Having evolved from one phase of extreme drumming to the next over his nearly 30-year career, Hoglan has much to teach the new generation of drummers, who look up to him the way he admired players like Cozy Powell and Neil Peart. So whenever he has time between recording sessions and tours, he likes to schedule drum clinics worldwide. As he revolutionized extreme drumming, he hopes to help inspire organizers to rethink the way clinics are put together.
"It's kind of like a drum clinic but it's really a spoken word presentation with drums," he says. "I come out and babble for a couple hours and play some tunes and hopefully entertain everybody. I like to do them at clubs rather than music stores, which is completely different animal because you're dealing with people that are drinking."

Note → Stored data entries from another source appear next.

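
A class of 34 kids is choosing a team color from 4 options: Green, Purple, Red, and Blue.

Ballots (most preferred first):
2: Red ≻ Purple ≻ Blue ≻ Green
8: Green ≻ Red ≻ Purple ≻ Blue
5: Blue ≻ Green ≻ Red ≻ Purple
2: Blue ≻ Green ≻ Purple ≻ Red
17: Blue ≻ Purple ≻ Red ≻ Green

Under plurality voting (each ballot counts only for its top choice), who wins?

Blue

First-place votes: Green 8, Purple 0, Red 2, Blue 24.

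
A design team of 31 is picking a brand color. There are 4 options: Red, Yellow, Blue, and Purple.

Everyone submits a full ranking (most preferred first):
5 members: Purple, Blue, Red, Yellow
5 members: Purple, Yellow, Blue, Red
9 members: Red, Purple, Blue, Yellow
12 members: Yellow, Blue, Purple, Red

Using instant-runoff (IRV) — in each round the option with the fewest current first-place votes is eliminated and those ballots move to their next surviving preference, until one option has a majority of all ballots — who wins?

Round 1: Red 9, Yellow 12, Blue 0, Purple 10. Blue eliminated.
Round 2: Red 9, Yellow 12, Purple 10. Red eliminated.
Round 3: Yellow 12, Purple 19. Purple has a majority (≥16).

Purple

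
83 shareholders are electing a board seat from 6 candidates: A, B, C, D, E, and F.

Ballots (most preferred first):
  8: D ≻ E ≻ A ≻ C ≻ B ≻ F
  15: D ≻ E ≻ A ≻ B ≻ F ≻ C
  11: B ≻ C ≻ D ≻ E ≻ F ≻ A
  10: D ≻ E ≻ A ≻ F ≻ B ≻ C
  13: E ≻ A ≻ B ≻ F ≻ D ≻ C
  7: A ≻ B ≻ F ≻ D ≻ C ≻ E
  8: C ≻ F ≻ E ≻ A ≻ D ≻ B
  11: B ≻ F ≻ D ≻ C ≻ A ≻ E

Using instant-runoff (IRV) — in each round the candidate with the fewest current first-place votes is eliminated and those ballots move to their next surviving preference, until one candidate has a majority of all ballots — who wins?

Round 1: A 7, B 22, C 8, D 33, E 13, F 0. F eliminated.
Round 2: A 7, B 22, C 8, D 33, E 13. A eliminated.
Round 3: B 29, C 8, D 33, E 13. C eliminated.
Round 4: B 29, D 33, E 21. E eliminated.
Round 5: B 42, D 41. B has a majority (≥42).

B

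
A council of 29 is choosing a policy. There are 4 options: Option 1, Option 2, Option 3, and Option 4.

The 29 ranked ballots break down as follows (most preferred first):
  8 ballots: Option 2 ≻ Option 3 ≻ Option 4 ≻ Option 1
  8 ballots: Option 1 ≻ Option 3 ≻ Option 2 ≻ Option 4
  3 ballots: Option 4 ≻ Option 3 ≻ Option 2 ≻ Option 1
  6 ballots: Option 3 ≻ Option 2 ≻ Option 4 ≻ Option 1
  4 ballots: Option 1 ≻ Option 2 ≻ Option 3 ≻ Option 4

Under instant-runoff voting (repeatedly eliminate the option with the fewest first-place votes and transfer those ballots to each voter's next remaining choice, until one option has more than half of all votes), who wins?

Option 3

Round 1: Option 1 12, Option 2 8, Option 3 6, Option 4 3. Option 4 eliminated.
Round 2: Option 1 12, Option 2 8, Option 3 9. Option 2 eliminated.
Round 3: Option 1 12, Option 3 17. Option 3 has a majority (≥15).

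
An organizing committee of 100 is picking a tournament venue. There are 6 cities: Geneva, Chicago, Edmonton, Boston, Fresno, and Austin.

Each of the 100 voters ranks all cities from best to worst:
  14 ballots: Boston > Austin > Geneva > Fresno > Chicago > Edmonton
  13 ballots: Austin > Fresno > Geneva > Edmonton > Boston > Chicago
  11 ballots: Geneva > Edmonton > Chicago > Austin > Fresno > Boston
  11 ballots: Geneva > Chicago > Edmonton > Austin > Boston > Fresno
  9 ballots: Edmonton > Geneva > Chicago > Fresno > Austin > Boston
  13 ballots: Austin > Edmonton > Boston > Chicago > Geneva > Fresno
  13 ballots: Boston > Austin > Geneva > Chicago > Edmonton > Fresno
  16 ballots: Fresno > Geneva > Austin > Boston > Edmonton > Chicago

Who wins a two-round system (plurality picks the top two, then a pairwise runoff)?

Austin

Round 1 first-place votes: Geneva 22, Chicago 0, Edmonton 9, Boston 27, Fresno 16, Austin 26. Boston and Austin advance.
Runoff: Boston is ranked above Austin on 27 ballots, Austin above Boston on 73.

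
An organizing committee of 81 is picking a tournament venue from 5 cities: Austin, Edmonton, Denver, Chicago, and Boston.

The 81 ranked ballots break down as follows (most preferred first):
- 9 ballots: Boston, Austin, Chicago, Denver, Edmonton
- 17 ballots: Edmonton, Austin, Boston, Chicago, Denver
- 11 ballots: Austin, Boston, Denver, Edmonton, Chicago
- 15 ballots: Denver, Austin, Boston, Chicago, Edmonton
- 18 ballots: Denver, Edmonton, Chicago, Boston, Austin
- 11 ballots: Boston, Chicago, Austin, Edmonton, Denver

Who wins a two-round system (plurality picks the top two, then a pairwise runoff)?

Round 1 first-place votes: Austin 11, Edmonton 17, Denver 33, Chicago 0, Boston 20. Denver and Boston advance.
Runoff: Denver is ranked above Boston on 33 ballots, Boston above Denver on 48.

Boston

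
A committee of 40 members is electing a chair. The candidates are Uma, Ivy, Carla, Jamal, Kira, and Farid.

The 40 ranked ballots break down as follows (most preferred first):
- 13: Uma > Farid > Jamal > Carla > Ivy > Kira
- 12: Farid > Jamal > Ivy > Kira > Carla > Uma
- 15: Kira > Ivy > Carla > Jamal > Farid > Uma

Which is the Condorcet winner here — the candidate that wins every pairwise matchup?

Farid vs Uma: 27–13
Farid vs Ivy: 25–15
Farid vs Carla: 25–15
Farid vs Jamal: 25–15
Farid vs Kira: 25–15
Farid beats every other candidate.

Farid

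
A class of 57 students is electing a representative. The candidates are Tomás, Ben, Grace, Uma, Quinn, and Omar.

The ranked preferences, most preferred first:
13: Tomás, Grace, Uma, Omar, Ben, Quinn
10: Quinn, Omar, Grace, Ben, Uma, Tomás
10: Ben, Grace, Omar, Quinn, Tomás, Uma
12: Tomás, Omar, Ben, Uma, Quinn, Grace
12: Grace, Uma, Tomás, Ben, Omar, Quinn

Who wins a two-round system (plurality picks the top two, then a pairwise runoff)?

Grace

Round 1 first-place votes: Tomás 25, Ben 10, Grace 12, Uma 0, Quinn 10, Omar 0. Tomás and Grace advance.
Runoff: Tomás is ranked above Grace on 25 ballots, Grace above Tomás on 32.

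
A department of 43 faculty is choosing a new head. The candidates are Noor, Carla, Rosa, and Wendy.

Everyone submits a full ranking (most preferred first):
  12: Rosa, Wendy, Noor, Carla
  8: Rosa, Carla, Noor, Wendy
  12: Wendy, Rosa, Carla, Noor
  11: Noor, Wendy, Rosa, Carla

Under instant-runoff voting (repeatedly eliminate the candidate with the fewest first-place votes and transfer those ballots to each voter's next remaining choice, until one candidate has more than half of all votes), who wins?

Round 1: Noor 11, Carla 0, Rosa 20, Wendy 12. Carla eliminated.
Round 2: Noor 11, Rosa 20, Wendy 12. Noor eliminated.
Round 3: Rosa 20, Wendy 23. Wendy has a majority (≥22).

Wendy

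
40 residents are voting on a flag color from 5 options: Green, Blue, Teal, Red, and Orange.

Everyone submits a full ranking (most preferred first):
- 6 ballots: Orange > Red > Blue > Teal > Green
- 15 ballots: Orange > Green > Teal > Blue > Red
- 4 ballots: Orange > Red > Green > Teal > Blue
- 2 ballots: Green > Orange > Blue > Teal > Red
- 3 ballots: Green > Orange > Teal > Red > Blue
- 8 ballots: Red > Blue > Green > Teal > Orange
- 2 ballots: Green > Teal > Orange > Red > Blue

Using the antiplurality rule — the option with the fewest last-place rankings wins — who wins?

Last-place votes: Green 6, Blue 9, Teal 0, Red 17, Orange 8.

Teal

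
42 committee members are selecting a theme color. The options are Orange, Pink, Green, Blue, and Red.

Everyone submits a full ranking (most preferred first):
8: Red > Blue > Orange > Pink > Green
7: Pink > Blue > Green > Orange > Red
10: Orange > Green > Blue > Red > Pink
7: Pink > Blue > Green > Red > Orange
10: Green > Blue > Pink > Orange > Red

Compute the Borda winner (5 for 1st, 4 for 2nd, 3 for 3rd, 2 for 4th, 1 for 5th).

Orange: 8×3 + 7×2 + 10×5 + 7×1 + 10×2 = 115
Pink: 8×2 + 7×5 + 10×1 + 7×5 + 10×3 = 126
Green: 8×1 + 7×3 + 10×4 + 7×3 + 10×5 = 140
Blue: 8×4 + 7×4 + 10×3 + 7×4 + 10×4 = 158
Red: 8×5 + 7×1 + 10×2 + 7×2 + 10×1 = 91

Blue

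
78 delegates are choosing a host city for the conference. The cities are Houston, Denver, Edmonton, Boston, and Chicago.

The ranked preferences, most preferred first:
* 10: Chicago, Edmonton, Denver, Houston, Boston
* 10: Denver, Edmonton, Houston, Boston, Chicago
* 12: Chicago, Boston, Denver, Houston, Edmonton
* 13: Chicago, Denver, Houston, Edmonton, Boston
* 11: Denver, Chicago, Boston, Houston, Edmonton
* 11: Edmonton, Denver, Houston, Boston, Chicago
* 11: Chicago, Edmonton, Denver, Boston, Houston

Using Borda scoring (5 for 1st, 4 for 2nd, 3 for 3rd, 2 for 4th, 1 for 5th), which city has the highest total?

Denver

Houston: 10×2 + 10×3 + 12×2 + 13×3 + 11×2 + 11×3 + 11×1 = 179
Denver: 10×3 + 10×5 + 12×3 + 13×4 + 11×5 + 11×4 + 11×3 = 300
Edmonton: 10×4 + 10×4 + 12×1 + 13×2 + 11×1 + 11×5 + 11×4 = 228
Boston: 10×1 + 10×2 + 12×4 + 13×1 + 11×3 + 11×2 + 11×2 = 168
Chicago: 10×5 + 10×1 + 12×5 + 13×5 + 11×4 + 11×1 + 11×5 = 295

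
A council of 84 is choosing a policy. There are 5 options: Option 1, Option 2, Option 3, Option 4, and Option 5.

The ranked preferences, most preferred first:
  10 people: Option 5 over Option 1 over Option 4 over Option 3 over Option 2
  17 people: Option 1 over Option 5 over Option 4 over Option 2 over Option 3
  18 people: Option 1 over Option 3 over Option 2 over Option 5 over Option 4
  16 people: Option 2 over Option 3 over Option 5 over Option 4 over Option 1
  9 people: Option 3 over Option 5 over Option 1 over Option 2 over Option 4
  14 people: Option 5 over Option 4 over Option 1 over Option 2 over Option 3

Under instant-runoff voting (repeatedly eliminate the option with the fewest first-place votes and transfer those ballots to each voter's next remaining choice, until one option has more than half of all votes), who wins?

Option 5

Round 1: Option 1 35, Option 2 16, Option 3 9, Option 4 0, Option 5 24. Option 4 eliminated.
Round 2: Option 1 35, Option 2 16, Option 3 9, Option 5 24. Option 3 eliminated.
Round 3: Option 1 35, Option 2 16, Option 5 33. Option 2 eliminated.
Round 4: Option 1 35, Option 5 49. Option 5 has a majority (≥43).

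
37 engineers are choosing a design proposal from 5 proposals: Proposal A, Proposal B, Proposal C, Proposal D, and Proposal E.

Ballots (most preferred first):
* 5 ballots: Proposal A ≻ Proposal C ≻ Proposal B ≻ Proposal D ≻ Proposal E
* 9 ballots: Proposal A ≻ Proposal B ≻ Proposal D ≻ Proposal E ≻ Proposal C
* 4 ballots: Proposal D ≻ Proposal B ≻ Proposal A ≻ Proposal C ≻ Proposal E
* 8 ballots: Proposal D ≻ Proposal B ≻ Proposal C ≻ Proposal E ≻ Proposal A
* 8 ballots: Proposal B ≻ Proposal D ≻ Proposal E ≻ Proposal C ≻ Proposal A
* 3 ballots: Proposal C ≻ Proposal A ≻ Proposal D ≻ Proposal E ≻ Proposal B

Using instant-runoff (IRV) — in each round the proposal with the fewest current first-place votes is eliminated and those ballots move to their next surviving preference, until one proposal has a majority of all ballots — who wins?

Proposal D

Round 1: Proposal A 14, Proposal B 8, Proposal C 3, Proposal D 12, Proposal E 0. Proposal E eliminated.
Round 2: Proposal A 14, Proposal B 8, Proposal C 3, Proposal D 12. Proposal C eliminated.
Round 3: Proposal A 17, Proposal B 8, Proposal D 12. Proposal B eliminated.
Round 4: Proposal A 17, Proposal D 20. Proposal D has a majority (≥19).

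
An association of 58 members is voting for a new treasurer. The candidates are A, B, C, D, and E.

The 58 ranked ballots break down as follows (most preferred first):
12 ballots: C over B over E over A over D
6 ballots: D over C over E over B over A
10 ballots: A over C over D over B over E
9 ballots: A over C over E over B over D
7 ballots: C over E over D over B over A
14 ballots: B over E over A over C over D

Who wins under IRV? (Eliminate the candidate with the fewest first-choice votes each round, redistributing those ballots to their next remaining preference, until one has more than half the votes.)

Round 1: A 19, B 14, C 19, D 6, E 0. E eliminated.
Round 2: A 19, B 14, C 19, D 6. D eliminated.
Round 3: A 19, B 14, C 25. B eliminated.
Round 4: A 33, C 25. A has a majority (≥30).

A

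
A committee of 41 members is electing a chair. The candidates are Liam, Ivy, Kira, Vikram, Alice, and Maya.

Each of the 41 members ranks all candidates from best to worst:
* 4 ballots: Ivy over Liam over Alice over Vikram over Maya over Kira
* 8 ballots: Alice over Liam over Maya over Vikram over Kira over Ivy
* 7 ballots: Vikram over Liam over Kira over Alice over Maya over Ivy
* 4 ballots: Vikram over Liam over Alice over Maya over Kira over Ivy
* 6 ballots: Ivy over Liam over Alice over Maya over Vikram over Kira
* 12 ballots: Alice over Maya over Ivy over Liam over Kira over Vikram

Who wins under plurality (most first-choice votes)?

First-place votes: Liam 0, Ivy 10, Kira 0, Vikram 11, Alice 20, Maya 0.

Alice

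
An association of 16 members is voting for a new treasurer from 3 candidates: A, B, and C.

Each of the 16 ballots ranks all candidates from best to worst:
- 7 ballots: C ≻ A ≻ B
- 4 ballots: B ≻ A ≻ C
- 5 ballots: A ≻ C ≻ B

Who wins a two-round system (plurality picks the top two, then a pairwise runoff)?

A

Round 1 first-place votes: A 5, B 4, C 7. C and A advance.
Runoff: C is ranked above A on 7 ballots, A above C on 9.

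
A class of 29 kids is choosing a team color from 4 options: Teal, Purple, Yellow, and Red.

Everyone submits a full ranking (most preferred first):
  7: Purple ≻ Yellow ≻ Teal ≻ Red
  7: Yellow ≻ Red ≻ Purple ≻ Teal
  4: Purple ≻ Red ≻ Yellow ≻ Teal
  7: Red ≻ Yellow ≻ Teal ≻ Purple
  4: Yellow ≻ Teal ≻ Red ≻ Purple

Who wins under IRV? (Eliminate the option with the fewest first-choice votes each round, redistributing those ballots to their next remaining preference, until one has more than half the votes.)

Round 1: Teal 0, Purple 11, Yellow 11, Red 7. Teal eliminated.
Round 2: Purple 11, Yellow 11, Red 7. Red eliminated.
Round 3: Purple 11, Yellow 18. Yellow has a majority (≥15).

Yellow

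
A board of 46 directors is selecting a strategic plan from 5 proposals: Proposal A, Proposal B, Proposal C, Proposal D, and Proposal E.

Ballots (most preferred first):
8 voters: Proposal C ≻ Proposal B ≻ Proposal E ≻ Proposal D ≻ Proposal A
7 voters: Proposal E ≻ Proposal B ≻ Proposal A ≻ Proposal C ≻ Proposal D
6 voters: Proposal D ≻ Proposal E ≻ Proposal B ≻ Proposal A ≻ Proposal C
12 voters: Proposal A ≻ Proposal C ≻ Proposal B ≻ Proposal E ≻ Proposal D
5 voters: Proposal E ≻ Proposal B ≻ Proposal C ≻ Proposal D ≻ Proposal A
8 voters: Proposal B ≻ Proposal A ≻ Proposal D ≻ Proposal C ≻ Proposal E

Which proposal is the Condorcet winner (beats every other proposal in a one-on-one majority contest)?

Proposal B

Proposal B vs Proposal A: 34–12
Proposal B vs Proposal C: 26–20
Proposal B vs Proposal D: 40–6
Proposal B vs Proposal E: 28–18
Proposal B beats every other proposal.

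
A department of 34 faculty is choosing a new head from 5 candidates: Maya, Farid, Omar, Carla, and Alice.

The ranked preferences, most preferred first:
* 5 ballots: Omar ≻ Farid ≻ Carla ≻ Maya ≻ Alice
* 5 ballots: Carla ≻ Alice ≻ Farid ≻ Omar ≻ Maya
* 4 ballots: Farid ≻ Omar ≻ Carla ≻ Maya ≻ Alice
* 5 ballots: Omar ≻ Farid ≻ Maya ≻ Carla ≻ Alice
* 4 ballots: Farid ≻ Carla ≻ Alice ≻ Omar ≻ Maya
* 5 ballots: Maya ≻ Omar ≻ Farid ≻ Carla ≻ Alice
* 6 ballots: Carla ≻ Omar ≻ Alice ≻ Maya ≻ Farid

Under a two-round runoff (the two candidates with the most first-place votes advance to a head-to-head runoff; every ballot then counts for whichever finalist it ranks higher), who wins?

Omar

Round 1 first-place votes: Maya 5, Farid 8, Omar 10, Carla 11, Alice 0. Carla and Omar advance.
Runoff: Carla is ranked above Omar on 15 ballots, Omar above Carla on 19.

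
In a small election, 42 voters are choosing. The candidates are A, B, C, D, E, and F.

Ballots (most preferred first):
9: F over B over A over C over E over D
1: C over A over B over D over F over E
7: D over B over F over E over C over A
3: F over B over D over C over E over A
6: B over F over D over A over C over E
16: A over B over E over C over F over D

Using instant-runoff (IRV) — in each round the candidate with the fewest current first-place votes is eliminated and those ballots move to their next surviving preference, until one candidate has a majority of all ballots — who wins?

F

Round 1: A 16, B 6, C 1, D 7, E 0, F 12. E eliminated.
Round 2: A 16, B 6, C 1, D 7, F 12. C eliminated.
Round 3: A 17, B 6, D 7, F 12. B eliminated.
Round 4: A 17, D 7, F 18. D eliminated.
Round 5: A 17, F 25. F has a majority (≥22).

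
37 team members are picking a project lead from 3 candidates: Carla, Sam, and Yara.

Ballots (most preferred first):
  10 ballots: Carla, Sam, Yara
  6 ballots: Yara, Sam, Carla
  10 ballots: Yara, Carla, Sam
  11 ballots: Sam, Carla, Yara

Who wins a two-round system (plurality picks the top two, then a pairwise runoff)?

Sam

Round 1 first-place votes: Carla 10, Sam 11, Yara 16. Yara and Sam advance.
Runoff: Yara is ranked above Sam on 16 ballots, Sam above Yara on 21.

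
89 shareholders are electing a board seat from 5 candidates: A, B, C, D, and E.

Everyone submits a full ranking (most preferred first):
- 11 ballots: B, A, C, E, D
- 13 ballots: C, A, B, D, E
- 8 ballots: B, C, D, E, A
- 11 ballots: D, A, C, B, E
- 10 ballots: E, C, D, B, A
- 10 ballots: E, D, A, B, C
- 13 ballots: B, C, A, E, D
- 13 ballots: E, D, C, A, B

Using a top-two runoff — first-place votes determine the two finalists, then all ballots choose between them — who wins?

Round 1 first-place votes: A 0, B 32, C 13, D 11, E 33. E and B advance.
Runoff: E is ranked above B on 33 ballots, B above E on 56.

B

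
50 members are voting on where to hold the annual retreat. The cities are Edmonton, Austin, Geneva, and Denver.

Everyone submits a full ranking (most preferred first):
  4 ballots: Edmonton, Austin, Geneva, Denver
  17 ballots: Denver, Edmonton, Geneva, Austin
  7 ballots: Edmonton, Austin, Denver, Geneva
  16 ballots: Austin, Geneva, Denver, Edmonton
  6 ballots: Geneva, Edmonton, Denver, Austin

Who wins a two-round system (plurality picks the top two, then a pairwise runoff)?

Round 1 first-place votes: Edmonton 11, Austin 16, Geneva 6, Denver 17. Denver and Austin advance.
Runoff: Denver is ranked above Austin on 23 ballots, Austin above Denver on 27.

Austin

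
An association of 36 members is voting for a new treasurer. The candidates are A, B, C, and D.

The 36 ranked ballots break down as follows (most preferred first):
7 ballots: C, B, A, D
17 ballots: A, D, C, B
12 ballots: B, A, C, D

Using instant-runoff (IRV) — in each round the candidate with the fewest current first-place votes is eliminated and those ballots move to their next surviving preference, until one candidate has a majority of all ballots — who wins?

Round 1: A 17, B 12, C 7, D 0. D eliminated.
Round 2: A 17, B 12, C 7. C eliminated.
Round 3: A 17, B 19. B has a majority (≥19).

B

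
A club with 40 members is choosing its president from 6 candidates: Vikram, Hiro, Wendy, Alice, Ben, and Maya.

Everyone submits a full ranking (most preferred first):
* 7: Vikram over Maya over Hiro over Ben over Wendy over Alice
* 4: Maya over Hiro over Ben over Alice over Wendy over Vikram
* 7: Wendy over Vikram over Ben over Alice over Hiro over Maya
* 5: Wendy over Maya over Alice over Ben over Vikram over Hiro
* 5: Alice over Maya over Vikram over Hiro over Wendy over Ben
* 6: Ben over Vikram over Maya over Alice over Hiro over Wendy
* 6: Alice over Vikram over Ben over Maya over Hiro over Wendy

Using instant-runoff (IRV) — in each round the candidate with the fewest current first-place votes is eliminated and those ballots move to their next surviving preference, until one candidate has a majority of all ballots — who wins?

Round 1: Vikram 7, Hiro 0, Wendy 12, Alice 11, Ben 6, Maya 4. Hiro eliminated.
Round 2: Vikram 7, Wendy 12, Alice 11, Ben 6, Maya 4. Maya eliminated.
Round 3: Vikram 7, Wendy 12, Alice 11, Ben 10. Vikram eliminated.
Round 4: Wendy 12, Alice 11, Ben 17. Alice eliminated.
Round 5: Wendy 17, Ben 23. Ben has a majority (≥21).

Ben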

"When you do clinics at a mom and pop store everyone's sitting there real quiet and polite," he continues. "In the clubs, you get some awesome heckling going on. 'Shut up and play your drums!' I love that. I can deal with it. ' I got a microphone. I'm louder than you.' And if I can do a clinic in a general region where one of my smaller bands is based, I'll end the night with a full rockin' set. And it's great because I've got bands in cities all over the place. So maybe I'll end my show with a show from a band like Pitch Black Forecast, or maybe PunchDrunk. And that really helps keep things exciting for me and the fans."
The only disadvantage to being so incredibly active is hardly having any time to spend at home. Also, Hoglan hardly has time to unwind from one project before he's on to the next. Sometimes even a good night's sleep is out of the question.
"From February 18 to June 11 I did not have one day off," he says. "I spent 22 hours at my house. You fly in that night and land at 11 and have a plane flight the next morning at 7 or 8. So you get to your place at about midnight, see your girl for five minutes, crash and then get on a plane in a six hours. And that kind of thing happens all the time."
As frustrating as it can be, the benefits far outweigh the drawbacks. "I just love playing. That's the thing. This is what I do for a living. I know guys go, 'I would do this for Free!' And I have done this for free for many years. These days I don't have to do anything for free, but I'm still really doing this because I love to play. I'm getting the fruits of the labor, but it's a labor of love. I play music for a living. And that's all I've ever wanted to do."